American auction house

Leslie Hindman Auctioneers was an American auction house based in Chicago, Illinois, United States. Founded in 1982, sold to Sotheby's in 1997 and reopened in 2003, the company engages in auctions ranging from contemporary paintings and fine jewelry to French furniture and rare books and manuscripts.

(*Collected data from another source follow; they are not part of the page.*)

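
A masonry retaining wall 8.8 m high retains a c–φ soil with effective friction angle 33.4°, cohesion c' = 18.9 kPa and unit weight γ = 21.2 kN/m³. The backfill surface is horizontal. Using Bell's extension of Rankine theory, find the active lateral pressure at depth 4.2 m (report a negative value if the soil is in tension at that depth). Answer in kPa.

5.46 kPa

K_a = (1 − sin φ)/(1 + sin φ) = 0.2899.
σ_a = K_a γ z − 2c√K_a = 0.2899×21.2×4.2 − 2×18.9×0.5384 = 5.461 kPa.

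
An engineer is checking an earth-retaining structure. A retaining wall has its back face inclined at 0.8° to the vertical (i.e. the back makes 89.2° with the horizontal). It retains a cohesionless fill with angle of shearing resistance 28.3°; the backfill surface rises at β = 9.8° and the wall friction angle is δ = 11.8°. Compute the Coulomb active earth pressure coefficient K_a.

0.378

K_a = sin²(α+φ) / [sin²α · sin(α−δ) · (1 + √{sin(φ+δ)sin(φ−β) / (sin(α−δ)sin(α+β))})²].
With α = 89.2°, φ = 28.3°, δ = 11.8°, β = 9.8°: K_a = 0.3780.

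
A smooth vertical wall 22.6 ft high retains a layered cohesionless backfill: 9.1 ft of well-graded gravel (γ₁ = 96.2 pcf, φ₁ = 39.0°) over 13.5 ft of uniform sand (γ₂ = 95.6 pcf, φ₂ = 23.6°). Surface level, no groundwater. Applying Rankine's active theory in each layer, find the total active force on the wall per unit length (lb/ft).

9700 lb/ft

K_a1 = tan²(45°−39.0°/2) = 0.2275; K_a2 = tan²(45°−23.6°/2) = 0.4282.
Layer 1: σ at base = K_a1 γ₁ h₁ = 199.2 psf; P₁ = ½×199.2×9.1 = 906.2.
Layer 2: σ_v at top = γ₁h₁ = 875.4; σ_h top = K_a2×875.4 = 374.9; σ_h base = K_a2×(875.4+95.6×13.5) = 927.5.
P₂ = ½(374.9+927.5)×13.5 = 8791. Total P_a = 906.2+8791 = 9697 lb/ft.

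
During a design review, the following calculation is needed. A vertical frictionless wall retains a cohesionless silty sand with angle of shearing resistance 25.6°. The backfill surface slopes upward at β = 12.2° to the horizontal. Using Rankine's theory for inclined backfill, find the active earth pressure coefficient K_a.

0.433

K_a = cos β · (cos β − √(cos²β − cos²φ)) / (cos β + √(cos²β − cos²φ)).
cos β = 0.9774, cos φ = 0.9018, √(cos²β − cos²φ) = 0.3769.
K_a = 0.9774 × (0.9774 − 0.3769)/(0.9774 + 0.3769) = 0.4334.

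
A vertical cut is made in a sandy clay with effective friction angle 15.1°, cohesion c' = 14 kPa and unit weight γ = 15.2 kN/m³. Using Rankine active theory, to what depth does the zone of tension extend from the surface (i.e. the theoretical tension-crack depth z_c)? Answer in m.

K_a = tan²(45° − 15.1°/2) = 0.5867; √K_a = 0.7659.
The active pressure is zero where K_a γ z = 2c√K_a, so z_c = 2c/(γ√K_a) = 2×14/(15.2×0.7659) = 2.405 m.

2.41 m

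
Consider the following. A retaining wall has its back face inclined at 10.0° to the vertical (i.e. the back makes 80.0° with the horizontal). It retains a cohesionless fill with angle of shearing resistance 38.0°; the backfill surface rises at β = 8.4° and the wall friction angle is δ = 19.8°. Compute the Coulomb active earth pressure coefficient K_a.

K_a = sin²(α+φ) / [sin²α · sin(α−δ) · (1 + √{sin(φ+δ)sin(φ−β) / (sin(α−δ)sin(α+β))})²].
With α = 80.0°, φ = 38.0°, δ = 19.8°, β = 8.4°: K_a = 0.3227.

0.323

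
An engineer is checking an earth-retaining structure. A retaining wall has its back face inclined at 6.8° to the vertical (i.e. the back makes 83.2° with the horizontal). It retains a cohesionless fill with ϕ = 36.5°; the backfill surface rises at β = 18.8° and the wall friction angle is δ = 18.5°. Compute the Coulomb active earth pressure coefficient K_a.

0.361

K_a = sin²(α+φ) / [sin²α · sin(α−δ) · (1 + √{sin(φ+δ)sin(φ−β) / (sin(α−δ)sin(α+β))})²].
With α = 83.2°, φ = 36.5°, δ = 18.5°, β = 18.8°: K_a = 0.3613.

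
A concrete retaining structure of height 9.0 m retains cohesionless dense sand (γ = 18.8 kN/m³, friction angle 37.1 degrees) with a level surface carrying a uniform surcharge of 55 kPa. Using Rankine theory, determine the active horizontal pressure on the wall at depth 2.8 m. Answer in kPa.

K_a = (1 − sin φ)/(1 + sin φ) = 0.2475.
σ_v = γz + q = 18.8 × 2.8 + 55 = 107.6 kPa.
σ_h = K_a σ_v = 0.2475 × 107.6 = 26.64 kPa.

26.6 kPa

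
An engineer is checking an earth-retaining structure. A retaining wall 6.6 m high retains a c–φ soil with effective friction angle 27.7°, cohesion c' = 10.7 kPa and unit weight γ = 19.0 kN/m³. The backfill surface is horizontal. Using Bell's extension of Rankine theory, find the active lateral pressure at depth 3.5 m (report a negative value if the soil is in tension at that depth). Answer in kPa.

K_a = (1 − sin φ)/(1 + sin φ) = 0.3653.
σ_a = K_a γ z − 2c√K_a = 0.3653×19.0×3.5 − 2×10.7×0.6044 = 11.36 kPa.

11.4 kPa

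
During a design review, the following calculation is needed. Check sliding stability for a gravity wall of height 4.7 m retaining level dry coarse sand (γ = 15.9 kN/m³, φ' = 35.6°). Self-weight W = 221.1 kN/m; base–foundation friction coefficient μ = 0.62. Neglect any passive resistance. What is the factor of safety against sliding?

K_a = tan²(45° − 35.6°/2) = 0.2641.
P_a = ½K_aγH² = 0.5×0.2641×15.9×4.7² = 46.38 kN/m, acting at H/3 = 1.567 m above the base.
FS_sliding = μW / P_a = 0.62×221.1 / 46.38 = 2.955.

2.96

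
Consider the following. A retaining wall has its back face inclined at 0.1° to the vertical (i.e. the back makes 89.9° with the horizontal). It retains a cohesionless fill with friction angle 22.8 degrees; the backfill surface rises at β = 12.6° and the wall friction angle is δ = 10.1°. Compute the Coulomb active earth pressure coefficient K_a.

K_a = sin²(α+φ) / [sin²α · sin(α−δ) · (1 + √{sin(φ+δ)sin(φ−β) / (sin(α−δ)sin(α+β))})²].
With α = 89.9°, φ = 22.8°, δ = 10.1°, β = 12.6°: K_a = 0.4990.

0.499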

Following a merger with Cincinnati-based Cowan's Auctions in 2019, the firm began operating under the name Hindman Auctions. In 2024, Hindman and Philadelphia-based auction house Freeman's merged to become Freeman's-Hindman.

== Company history ==
In 1982, Leslie Hindman founded her eponymous auction house in Chicago, Illinois, and within a few years it grew to be the largest auction house in the Midwest and the fifth largest in the country. The company conducted many significant and highly publicized auctions, including memorabilia from the historic Comiskey Park, the Chicago Stadium, the Schwinn Family Bicycle Collection, as well as the personal property from such renowned estates as Arthur Rubloff, Mrs. Robert R. McCormick, the Potter Palmer families, and Dole heiress Elizabeth F. Cheney.

In 1991, Hindman gained international recognition for the discovery of a previously unknown still life by Vincent van Gogh. The painting sold for $1.43 million.

Since reopening, it has handled property from the estates of Leo S. Guthman, Mrs. Jacob Baur (Bertha Baur), Rose Movius Palmer, Melville N. Rothchild, Sally Fairweather, Helen C. Tunison, Frank J. and Mary Mackey Jr., and Dr. Reid I. Martin among others. Additionally, Leslie Hindman Auctioneers has handled property belonging to Leona Helmsley, the Kenan Heise collection of books and manuscripts, property from the Akron Art Museum, The Art Institute of Chicago, The Milwaukee Art Museum, the Scottish Rite Bodies: Valley of Chicago, the Kmart art collection, the Kemper Insurance Companies corporate art collection, sports memorabilia from the legendary Ernie Harwell, music and movie memorabilia from Eric "Mancow" Muller, and the John Drury collection of A.C. Gilbert Erector Sets and Mysto Magic Sets.

In January 2024, Freeman’s Auction House in Philadelphia, merged with Hindman to form Freeman's-Hindman.

==Leslie Hindman biography==
Hindman was raised in Hinsdale, Illinois. She attended Pine Manor College, studied at the University of Paris (Sorbonne), and later enrolled at Indiana University. After returning to Chicago, she worked in secretarial and administrative roles before joining Sotheby’s Chicago office in 1978 as an assistant, at age 23. She left her job and founded Leslie Hindman Auctioneers in 1982 She has also received an honorary Doctorate in Business Administration from Lincoln College in Lincoln, Illinois.

In December 2004, she served as Chairperson of the Great Chicago Fire Sale, the first-ever citywide eBay auction led by Commissioner Lois Weisberg and the Chicago Department of Cultural Affairs. The auction grossed over $240,000 which was used to support free programs at the Chicago Cultural Center, Gallery 37, the city's cultural grants and the Clarke House Museum.

Hindman serves on the Boards of the Chicago Public Library Foundation, the Goodman Theatre, Children's Memorial Foundation, the Arts Club of Chicago, and the Woman's Board of the Joffrey Ballet.